Pensou naquilo. Passava na passadeira. Cruzava só no verde. Não usava via verde porque lhe dava nervos o passa-a-cem, passa-a-sessenta. Ia pouco à praia porque a areia perto da água lhe machucava os pés. Tinha razão a pessoa. Ele era borderline porque não cruzava linhas de animo leve.

Voltou.

Tem razão. Sou borderline.

Pois tenho, sei que tenho. Você é louco.

Devo ser.

Pois, é.

 

Voltou para casa. Pensou naquilo. Não se sentia louco. Mas também não se sentira borderline. Tinha o termómetro avariado. O que podia fazer com a sua borderlinice?
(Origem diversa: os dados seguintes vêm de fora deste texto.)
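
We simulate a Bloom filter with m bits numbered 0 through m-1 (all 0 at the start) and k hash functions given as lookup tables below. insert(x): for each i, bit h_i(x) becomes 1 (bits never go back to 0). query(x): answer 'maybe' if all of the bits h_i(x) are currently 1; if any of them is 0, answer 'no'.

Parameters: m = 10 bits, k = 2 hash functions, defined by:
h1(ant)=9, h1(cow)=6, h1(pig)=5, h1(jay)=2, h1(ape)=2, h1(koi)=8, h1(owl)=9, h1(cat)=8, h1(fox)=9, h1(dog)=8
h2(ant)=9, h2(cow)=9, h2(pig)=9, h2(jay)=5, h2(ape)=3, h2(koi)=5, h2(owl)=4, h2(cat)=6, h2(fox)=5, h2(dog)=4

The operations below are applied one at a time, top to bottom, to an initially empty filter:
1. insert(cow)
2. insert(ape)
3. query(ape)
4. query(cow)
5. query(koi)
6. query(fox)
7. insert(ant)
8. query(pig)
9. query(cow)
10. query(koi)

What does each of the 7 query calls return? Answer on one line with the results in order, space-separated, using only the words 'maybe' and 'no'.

Answer: maybe maybe no no no maybe no

Derivation:
Start: bits=0000000000
Op 1: insert cow -> sets bits 6 9 -> bits=0000001001
Op 2: insert ape -> sets bits 2 3 -> bits=0011001001
Op 3: query ape -> checks bit2=1, bit3=1 (all 1) -> maybe
Op 4: query cow -> checks bit6=1, bit9=1 (all 1) -> maybe
Op 5: query koi -> checks bit5=0, bit8=0 (has a 0) -> no
Op 6: query fox -> checks bit5=0, bit9=1 (has a 0) -> no
Op 7: insert ant -> sets bits 9 -> bits=0011001001
Op 8: query pig -> checks bit5=0, bit9=1 (has a 0) -> no
Op 9: query cow -> checks bit6=1, bit9=1 (all 1) -> maybe
Op 10: query koi -> checks bit5=0, bit8=0 (has a 0) -> no
Query results in order: maybe maybe no no no maybe no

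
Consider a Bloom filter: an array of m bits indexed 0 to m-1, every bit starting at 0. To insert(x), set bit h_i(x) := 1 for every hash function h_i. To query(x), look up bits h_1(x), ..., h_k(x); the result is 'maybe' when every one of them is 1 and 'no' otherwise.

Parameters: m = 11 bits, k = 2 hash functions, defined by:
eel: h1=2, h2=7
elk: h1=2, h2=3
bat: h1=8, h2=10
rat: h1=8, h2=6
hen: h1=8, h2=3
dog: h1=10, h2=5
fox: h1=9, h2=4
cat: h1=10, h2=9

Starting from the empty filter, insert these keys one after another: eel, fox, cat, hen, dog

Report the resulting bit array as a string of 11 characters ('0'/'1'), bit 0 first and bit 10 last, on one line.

Answer: 00111101111

Derivation:
Start: bits=00000000000
After insert 'eel': sets bits 2 7 -> bits=00100001000
After insert 'fox': sets bits 4 9 -> bits=00101001010
After insert 'cat': sets bits 9 10 -> bits=00101001011
After insert 'hen': sets bits 3 8 -> bits=00111001111
After insert 'dog': sets bits 5 10 -> bits=00111101111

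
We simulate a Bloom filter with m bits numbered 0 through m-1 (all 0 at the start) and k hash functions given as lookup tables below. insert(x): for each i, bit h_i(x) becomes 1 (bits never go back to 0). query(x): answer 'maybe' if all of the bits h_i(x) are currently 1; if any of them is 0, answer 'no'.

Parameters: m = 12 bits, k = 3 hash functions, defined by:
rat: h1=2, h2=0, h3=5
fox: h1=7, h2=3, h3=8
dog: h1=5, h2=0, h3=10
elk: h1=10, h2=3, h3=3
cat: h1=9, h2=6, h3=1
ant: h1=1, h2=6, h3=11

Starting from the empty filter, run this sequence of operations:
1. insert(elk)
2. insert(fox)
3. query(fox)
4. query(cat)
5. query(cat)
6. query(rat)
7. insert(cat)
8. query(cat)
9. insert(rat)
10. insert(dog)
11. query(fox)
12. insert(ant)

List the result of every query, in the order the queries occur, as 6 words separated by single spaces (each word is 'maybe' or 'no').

Answer: maybe no no no maybe maybe

Derivation:
Start: bits=000000000000
Op 1: insert elk -> sets bits 3 10 -> bits=000100000010
Op 2: insert fox -> sets bits 3 7 8 -> bits=000100011010
Op 3: query fox -> checks bit3=1, bit7=1, bit8=1 (all 1) -> maybe
Op 4: query cat -> checks bit1=0, bit6=0, bit9=0 (has a 0) -> no
Op 5: query cat -> checks bit1=0, bit6=0, bit9=0 (has a 0) -> no
Op 6: query rat -> checks bit0=0, bit2=0, bit5=0 (has a 0) -> no
Op 7: insert cat -> sets bits 1 6 9 -> bits=010100111110
Op 8: query cat -> checks bit1=1, bit6=1, bit9=1 (all 1) -> maybe
Op 9: insert rat -> sets bits 0 2 5 -> bits=111101111110
Op 10: insert dog -> sets bits 0 5 10 -> bits=111101111110
Op 11: query fox -> checks bit3=1, bit7=1, bit8=1 (all 1) -> maybe
Op 12: insert ant -> sets bits 1 6 11 -> bits=111101111111
Query results in order: maybe no no no maybe maybe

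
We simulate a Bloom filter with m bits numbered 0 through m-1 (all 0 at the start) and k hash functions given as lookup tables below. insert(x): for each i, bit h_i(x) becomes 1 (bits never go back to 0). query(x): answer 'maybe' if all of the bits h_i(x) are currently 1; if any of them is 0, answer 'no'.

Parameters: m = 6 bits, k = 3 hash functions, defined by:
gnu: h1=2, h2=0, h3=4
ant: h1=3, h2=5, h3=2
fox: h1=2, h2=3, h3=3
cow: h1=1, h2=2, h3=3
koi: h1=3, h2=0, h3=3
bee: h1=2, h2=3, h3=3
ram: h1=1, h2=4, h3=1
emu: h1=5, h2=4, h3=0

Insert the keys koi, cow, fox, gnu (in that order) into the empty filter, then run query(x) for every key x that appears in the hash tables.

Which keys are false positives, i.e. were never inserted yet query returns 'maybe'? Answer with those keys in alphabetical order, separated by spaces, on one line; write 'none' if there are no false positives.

Start: bits=000000
After insert 'koi': sets bits 0 3 -> bits=100100
After insert 'cow': sets bits 1 2 3 -> bits=111100
After insert 'fox': sets bits 2 3 -> bits=111100
After insert 'gnu': sets bits 0 2 4 -> bits=111110
Not inserted: ant bee emu ram — query each against bits=111110:
query ant: checks bit2=1, bit3=1, bit5=0 (has a 0) -> no => not a false positive
query bee: checks bit2=1, bit3=1 (all 1) -> maybe => FALSE POSITIVE
query emu: checks bit0=1, bit4=1, bit5=0 (has a 0) -> no => not a false positive
query ram: checks bit1=1, bit4=1 (all 1) -> maybe => FALSE POSITIVE
False positives (alphabetical): bee ram

Answer: bee ram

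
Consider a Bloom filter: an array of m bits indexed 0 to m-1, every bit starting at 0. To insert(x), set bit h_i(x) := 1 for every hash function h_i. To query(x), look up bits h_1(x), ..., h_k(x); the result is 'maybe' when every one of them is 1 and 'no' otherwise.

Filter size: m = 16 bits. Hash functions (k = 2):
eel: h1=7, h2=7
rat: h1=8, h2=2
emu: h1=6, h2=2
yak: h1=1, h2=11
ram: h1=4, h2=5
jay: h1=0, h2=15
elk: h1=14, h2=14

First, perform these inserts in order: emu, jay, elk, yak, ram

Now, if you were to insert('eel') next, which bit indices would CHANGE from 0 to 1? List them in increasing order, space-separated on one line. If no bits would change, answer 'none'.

Start: bits=0000000000000000
After insert 'emu': sets bits 2 6 -> bits=0010001000000000
After insert 'jay': sets bits 0 15 -> bits=1010001000000001
After insert 'elk': sets bits 14 -> bits=1010001000000011
After insert 'yak': sets bits 1 11 -> bits=1110001000010011
After insert 'ram': sets bits 4 5 -> bits=1110111000010011
insert 'eel' would touch bits 7; currently bit7=0
Bits that are 0 among those (would change 0->1): 7

Answer: 7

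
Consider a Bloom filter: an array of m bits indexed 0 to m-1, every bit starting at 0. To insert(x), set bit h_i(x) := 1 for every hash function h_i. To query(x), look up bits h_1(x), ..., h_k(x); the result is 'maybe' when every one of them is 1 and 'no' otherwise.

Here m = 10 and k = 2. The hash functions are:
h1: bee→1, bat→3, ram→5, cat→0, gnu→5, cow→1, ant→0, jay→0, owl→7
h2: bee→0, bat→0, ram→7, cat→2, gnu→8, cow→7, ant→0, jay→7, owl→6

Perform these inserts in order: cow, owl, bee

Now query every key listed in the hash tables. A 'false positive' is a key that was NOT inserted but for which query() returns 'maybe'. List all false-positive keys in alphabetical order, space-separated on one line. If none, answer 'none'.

Start: bits=0000000000
After insert 'cow': sets bits 1 7 -> bits=0100000100
After insert 'owl': sets bits 6 7 -> bits=0100001100
After insert 'bee': sets bits 0 1 -> bits=1100001100
Not inserted: ant bat cat gnu jay ram — query each against bits=1100001100:
query ant: checks bit0=1 (all 1) -> maybe => FALSE POSITIVE
query bat: checks bit0=1, bit3=0 (has a 0) -> no => not a false positive
query cat: checks bit0=1, bit2=0 (has a 0) -> no => not a false positive
query gnu: checks bit5=0, bit8=0 (has a 0) -> no => not a false positive
query jay: checks bit0=1, bit7=1 (all 1) -> maybe => FALSE POSITIVE
query ram: checks bit5=0, bit7=1 (has a 0) -> no => not a false positive
False positives (alphabetical): ant jay

Answer: ant jay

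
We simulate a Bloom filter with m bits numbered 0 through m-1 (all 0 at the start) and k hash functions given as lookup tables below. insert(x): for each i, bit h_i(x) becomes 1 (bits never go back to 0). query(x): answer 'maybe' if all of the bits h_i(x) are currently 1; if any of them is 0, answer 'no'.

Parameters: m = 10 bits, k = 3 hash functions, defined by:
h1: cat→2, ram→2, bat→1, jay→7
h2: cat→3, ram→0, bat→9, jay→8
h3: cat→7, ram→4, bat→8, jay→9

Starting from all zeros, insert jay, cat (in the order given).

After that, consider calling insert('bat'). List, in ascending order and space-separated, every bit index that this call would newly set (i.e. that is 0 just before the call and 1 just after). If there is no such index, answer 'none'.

Start: bits=0000000000
After insert 'jay': sets bits 7 8 9 -> bits=0000000111
After insert 'cat': sets bits 2 3 7 -> bits=0011000111
insert 'bat' would touch bits 1 8 9; currently bit1=0, bit8=1, bit9=1
Bits that are 0 among those (would change 0->1): 1

Answer: 1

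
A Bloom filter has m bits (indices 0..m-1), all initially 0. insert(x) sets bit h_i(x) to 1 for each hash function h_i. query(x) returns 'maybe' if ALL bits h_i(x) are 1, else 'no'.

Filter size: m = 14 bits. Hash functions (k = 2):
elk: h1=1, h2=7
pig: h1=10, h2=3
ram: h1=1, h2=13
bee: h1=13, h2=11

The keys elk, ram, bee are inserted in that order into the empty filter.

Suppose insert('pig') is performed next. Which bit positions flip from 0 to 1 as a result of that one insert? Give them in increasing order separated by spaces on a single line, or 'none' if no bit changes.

Answer: 3 10

Derivation:
Start: bits=00000000000000
After insert 'elk': sets bits 1 7 -> bits=01000001000000
After insert 'ram': sets bits 1 13 -> bits=01000001000001
After insert 'bee': sets bits 11 13 -> bits=01000001000101
insert 'pig' would touch bits 3 10; currently bit3=0, bit10=0
Bits that are 0 among those (would change 0->1): 3 10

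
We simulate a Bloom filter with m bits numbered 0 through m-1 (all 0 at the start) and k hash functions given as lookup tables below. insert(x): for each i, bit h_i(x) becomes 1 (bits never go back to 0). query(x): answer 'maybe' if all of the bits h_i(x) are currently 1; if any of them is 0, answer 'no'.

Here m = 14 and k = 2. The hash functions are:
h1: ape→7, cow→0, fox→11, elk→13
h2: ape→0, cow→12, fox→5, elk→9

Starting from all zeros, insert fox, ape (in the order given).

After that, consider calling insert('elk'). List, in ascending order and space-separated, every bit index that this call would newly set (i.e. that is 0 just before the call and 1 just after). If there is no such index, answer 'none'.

Answer: 9 13

Derivation:
Start: bits=00000000000000
After insert 'fox': sets bits 5 11 -> bits=00000100000100
After insert 'ape': sets bits 0 7 -> bits=10000101000100
insert 'elk' would touch bits 9 13; currently bit9=0, bit13=0
Bits that are 0 among those (would change 0->1): 9 13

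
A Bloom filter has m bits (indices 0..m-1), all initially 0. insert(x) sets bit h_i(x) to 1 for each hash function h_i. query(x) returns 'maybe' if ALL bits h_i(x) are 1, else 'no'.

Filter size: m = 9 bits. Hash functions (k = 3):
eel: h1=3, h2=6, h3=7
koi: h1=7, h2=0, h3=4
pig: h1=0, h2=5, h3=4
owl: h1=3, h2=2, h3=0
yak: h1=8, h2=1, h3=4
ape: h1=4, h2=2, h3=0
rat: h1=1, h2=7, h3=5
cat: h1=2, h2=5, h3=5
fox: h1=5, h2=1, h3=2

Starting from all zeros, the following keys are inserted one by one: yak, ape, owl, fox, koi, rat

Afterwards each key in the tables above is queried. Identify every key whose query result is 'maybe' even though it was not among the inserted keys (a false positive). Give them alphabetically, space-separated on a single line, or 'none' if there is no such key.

Answer: cat pig

Derivation:
Start: bits=000000000
After insert 'yak': sets bits 1 4 8 -> bits=010010001
After insert 'ape': sets bits 0 2 4 -> bits=111010001
After insert 'owl': sets bits 0 2 3 -> bits=111110001
After insert 'fox': sets bits 1 2 5 -> bits=111111001
After insert 'koi': sets bits 0 4 7 -> bits=111111011
After insert 'rat': sets bits 1 5 7 -> bits=111111011
Not inserted: cat eel pig — query each against bits=111111011:
query cat: checks bit2=1, bit5=1 (all 1) -> maybe => FALSE POSITIVE
query eel: checks bit3=1, bit6=0, bit7=1 (has a 0) -> no => not a false positive
query pig: checks bit0=1, bit4=1, bit5=1 (all 1) -> maybe => FALSE POSITIVE
False positives (alphabetical): cat pig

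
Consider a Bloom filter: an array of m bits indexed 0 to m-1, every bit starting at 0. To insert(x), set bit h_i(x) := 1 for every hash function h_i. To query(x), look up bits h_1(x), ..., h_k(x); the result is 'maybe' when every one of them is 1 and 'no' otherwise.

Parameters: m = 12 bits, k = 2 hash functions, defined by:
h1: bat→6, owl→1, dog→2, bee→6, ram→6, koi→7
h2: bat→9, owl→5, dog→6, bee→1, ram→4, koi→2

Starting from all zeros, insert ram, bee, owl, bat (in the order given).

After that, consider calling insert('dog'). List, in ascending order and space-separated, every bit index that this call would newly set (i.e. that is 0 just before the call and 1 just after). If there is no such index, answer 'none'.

Answer: 2

Derivation:
Start: bits=000000000000
After insert 'ram': sets bits 4 6 -> bits=000010100000
After insert 'bee': sets bits 1 6 -> bits=010010100000
After insert 'owl': sets bits 1 5 -> bits=010011100000
After insert 'bat': sets bits 6 9 -> bits=010011100100
insert 'dog' would touch bits 2 6; currently bit2=0, bit6=1
Bits that are 0 among those (would change 0->1): 2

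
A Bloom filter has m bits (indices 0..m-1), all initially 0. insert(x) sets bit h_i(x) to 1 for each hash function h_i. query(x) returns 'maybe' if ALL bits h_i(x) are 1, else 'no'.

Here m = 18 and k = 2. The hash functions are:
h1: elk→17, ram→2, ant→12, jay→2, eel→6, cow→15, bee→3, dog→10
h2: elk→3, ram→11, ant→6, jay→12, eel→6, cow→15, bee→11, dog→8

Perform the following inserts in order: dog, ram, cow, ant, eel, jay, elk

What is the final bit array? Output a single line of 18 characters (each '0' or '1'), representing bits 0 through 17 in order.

Answer: 001100101011100101

Derivation:
Start: bits=000000000000000000
After insert 'dog': sets bits 8 10 -> bits=000000001010000000
After insert 'ram': sets bits 2 11 -> bits=001000001011000000
After insert 'cow': sets bits 15 -> bits=001000001011000100
After insert 'ant': sets bits 6 12 -> bits=001000101011100100
After insert 'eel': sets bits 6 -> bits=001000101011100100
After insert 'jay': sets bits 2 12 -> bits=001000101011100100
After insert 'elk': sets bits 3 17 -> bits=001100101011100101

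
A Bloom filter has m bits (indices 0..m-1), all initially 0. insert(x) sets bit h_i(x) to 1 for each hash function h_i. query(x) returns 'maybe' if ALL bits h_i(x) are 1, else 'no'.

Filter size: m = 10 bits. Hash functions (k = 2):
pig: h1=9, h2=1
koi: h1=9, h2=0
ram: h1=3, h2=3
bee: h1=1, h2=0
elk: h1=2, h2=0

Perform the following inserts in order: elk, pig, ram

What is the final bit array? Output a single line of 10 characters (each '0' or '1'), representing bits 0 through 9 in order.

Start: bits=0000000000
After insert 'elk': sets bits 0 2 -> bits=1010000000
After insert 'pig': sets bits 1 9 -> bits=1110000001
After insert 'ram': sets bits 3 -> bits=1111000001

Answer: 1111000001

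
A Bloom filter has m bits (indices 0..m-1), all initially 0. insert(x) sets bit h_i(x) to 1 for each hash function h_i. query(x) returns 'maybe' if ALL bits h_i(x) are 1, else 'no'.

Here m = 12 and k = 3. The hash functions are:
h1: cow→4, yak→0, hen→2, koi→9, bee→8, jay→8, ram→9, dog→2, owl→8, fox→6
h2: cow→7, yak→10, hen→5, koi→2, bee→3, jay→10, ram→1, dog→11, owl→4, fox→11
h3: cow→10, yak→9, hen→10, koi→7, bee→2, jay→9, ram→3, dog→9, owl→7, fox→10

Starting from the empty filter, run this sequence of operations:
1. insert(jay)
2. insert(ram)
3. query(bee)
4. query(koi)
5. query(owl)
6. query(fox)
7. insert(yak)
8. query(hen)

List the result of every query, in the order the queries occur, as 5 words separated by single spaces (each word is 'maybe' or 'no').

Start: bits=000000000000
Op 1: insert jay -> sets bits 8 9 10 -> bits=000000001110
Op 2: insert ram -> sets bits 1 3 9 -> bits=010100001110
Op 3: query bee -> checks bit2=0, bit3=1, bit8=1 (has a 0) -> no
Op 4: query koi -> checks bit2=0, bit7=0, bit9=1 (has a 0) -> no
Op 5: query owl -> checks bit4=0, bit7=0, bit8=1 (has a 0) -> no
Op 6: query fox -> checks bit6=0, bit10=1, bit11=0 (has a 0) -> no
Op 7: insert yak -> sets bits 0 9 10 -> bits=110100001110
Op 8: query hen -> checks bit2=0, bit5=0, bit10=1 (has a 0) -> no
Query results in order: no no no no no

Answer: no no no no no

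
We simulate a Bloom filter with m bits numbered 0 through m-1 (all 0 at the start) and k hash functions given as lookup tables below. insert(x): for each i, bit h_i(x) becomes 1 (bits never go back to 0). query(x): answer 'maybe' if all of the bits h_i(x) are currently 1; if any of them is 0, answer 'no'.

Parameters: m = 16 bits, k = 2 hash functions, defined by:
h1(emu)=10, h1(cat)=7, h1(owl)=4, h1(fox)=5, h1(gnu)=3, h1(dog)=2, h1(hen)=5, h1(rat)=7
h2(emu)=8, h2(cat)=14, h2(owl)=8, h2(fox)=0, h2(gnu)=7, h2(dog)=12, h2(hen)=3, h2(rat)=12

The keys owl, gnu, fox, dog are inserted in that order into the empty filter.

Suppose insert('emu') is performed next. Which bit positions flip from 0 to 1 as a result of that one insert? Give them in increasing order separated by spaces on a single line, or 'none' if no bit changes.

Answer: 10

Derivation:
Start: bits=0000000000000000
After insert 'owl': sets bits 4 8 -> bits=0000100010000000
After insert 'gnu': sets bits 3 7 -> bits=0001100110000000
After insert 'fox': sets bits 0 5 -> bits=1001110110000000
After insert 'dog': sets bits 2 12 -> bits=1011110110001000
insert 'emu' would touch bits 8 10; currently bit8=1, bit10=0
Bits that are 0 among those (would change 0->1): 10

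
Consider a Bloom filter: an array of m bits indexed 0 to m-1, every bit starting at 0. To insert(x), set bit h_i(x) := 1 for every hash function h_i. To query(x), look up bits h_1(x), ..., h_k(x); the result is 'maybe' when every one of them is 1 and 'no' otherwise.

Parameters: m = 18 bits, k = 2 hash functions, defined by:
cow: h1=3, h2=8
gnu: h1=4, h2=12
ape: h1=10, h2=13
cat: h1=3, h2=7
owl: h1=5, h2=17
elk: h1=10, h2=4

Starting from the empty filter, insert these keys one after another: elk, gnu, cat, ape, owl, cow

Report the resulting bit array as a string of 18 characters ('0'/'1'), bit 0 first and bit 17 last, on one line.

Answer: 000111011010110001

Derivation:
Start: bits=000000000000000000
After insert 'elk': sets bits 4 10 -> bits=000010000010000000
After insert 'gnu': sets bits 4 12 -> bits=000010000010100000
After insert 'cat': sets bits 3 7 -> bits=000110010010100000
After insert 'ape': sets bits 10 13 -> bits=000110010010110000
After insert 'owl': sets bits 5 17 -> bits=000111010010110001
After insert 'cow': sets bits 3 8 -> bits=000111011010110001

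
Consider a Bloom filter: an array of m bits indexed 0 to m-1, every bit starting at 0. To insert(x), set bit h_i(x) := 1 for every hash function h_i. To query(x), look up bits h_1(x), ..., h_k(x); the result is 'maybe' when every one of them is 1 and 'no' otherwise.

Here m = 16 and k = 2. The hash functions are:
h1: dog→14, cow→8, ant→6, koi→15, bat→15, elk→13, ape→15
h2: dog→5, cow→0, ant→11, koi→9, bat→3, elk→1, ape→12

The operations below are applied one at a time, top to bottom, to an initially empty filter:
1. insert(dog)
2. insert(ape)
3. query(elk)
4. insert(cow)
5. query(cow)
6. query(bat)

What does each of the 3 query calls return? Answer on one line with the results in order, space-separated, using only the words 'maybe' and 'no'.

Answer: no maybe no

Derivation:
Start: bits=0000000000000000
Op 1: insert dog -> sets bits 5 14 -> bits=0000010000000010
Op 2: insert ape -> sets bits 12 15 -> bits=0000010000001011
Op 3: query elk -> checks bit1=0, bit13=0 (has a 0) -> no
Op 4: insert cow -> sets bits 0 8 -> bits=1000010010001011
Op 5: query cow -> checks bit0=1, bit8=1 (all 1) -> maybe
Op 6: query bat -> checks bit3=0, bit15=1 (has a 0) -> no
Query results in order: no maybe no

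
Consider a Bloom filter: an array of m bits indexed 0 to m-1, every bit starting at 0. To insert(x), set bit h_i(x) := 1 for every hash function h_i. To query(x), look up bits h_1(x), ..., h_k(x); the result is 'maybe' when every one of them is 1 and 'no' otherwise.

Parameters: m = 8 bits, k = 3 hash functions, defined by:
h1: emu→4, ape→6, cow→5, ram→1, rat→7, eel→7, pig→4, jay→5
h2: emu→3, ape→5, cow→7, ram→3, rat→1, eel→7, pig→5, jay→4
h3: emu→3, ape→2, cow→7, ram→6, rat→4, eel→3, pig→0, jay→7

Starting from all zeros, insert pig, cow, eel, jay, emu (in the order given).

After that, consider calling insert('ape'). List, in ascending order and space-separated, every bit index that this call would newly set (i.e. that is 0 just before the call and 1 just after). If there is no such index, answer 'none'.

Start: bits=00000000
After insert 'pig': sets bits 0 4 5 -> bits=10001100
After insert 'cow': sets bits 5 7 -> bits=10001101
After insert 'eel': sets bits 3 7 -> bits=10011101
After insert 'jay': sets bits 4 5 7 -> bits=10011101
After insert 'emu': sets bits 3 4 -> bits=10011101
insert 'ape' would touch bits 2 5 6; currently bit2=0, bit5=1, bit6=0
Bits that are 0 among those (would change 0->1): 2 6

Answer: 2 6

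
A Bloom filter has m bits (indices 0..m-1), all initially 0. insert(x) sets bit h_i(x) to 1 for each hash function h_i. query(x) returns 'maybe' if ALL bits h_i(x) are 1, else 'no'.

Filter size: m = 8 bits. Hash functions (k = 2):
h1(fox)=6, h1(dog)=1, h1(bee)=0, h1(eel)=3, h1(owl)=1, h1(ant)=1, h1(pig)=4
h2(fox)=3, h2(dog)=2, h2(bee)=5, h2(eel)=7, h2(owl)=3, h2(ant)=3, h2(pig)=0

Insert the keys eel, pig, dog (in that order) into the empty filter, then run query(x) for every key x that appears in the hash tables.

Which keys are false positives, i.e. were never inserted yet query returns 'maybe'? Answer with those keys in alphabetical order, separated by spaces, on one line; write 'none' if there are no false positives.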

Olhou pela janela. Uma velhinha empurrava um carrinho de compra, perdera a roda e agora olhava o carro e não sabia como ia dali até ao mercado ou até sua casa. Uma roda, as vezes, é muita coisa.

Desceu.

Precisa de ajuda?

Preciso filhinho.

Devo só avisar, que sou borderline.

Não falo inglês querido.

Então não há problema.

Levantou o carro, que estava vazio. A loja das bicicletas, era já ali, eles saberiam que fazer.

A velhota que não falava inglês, e o homem borderline entraram na bicicletaria.

Sou borderline, esta senhora não fala inglês. Pode ajudar-nos com esta roda?

Eu sou bi-polar, posso.

O que é ser bipolar? Ele perguntou.

Se calhar tem duas mamas, disse a velhota.

Exercício escrevedeiro de hoje

Boa tarde, o que se passou com a senhora? Foi a minha vizinha que os chamou, o meu neto também é enfermeiro. E o que aconteceu? O cão latiu e ela veio ver o que se passava. Mas consigo, o que aconteceu? Sabe que os cachorros escorregam quando o piso é encerado? Sim. Foi o que eu disse à menina Lurdes, que é nova lá em casa, eu disse-lhe, os cachorros escorregam e se eu escorregar e torcer o pé, é o fim da macacada porque não vale a pena operar o joanete, foi a Tininha minha podóloga que me disse. Você escorregou no chão encerado, foi? Não querido, o cão escorregou no chão encerado, eu tropecei nele, e agora, o meu joanete? Dona Adelaide, você partiu foi a bacia.

Exercício de hoje na Escrevedeira, contar algo concreto, sem marcador espacial, nem temporal

A permanente ficou perfeita. O ondulado quase frisado e a franja esticadinha, direita. A minha mãe deixou! Ficaste linda, linda. Mexia um pauzinho de madeira num caldeirão. Uma sopa espessa. O rosa da cera era da cor das minhas calças elásticas. Vamos lá, então? Va…vai doer? A primeira vez dói mais, a gente habitua-se, o pêlo fica mais fraco. Puxou o pau e enrolou-o. Os fios da cera deixaram de cair. Encostou-o na ponta do meu lábio. A franja estava direitinha mas caiu um cabelo encaracolado nos meus olhos. Comecei a chorar. A cera estava em cima do meu lábio. Arrependi-me. Ninguém ia olhar para o meu bigode com tantos caracóis na cabeça. Estás pronta? Assenti. As lágrimas caíam rápidas. Ela puxou, de uma ponta à outra. Gritei. Como nos filmes, quando partem uma unha.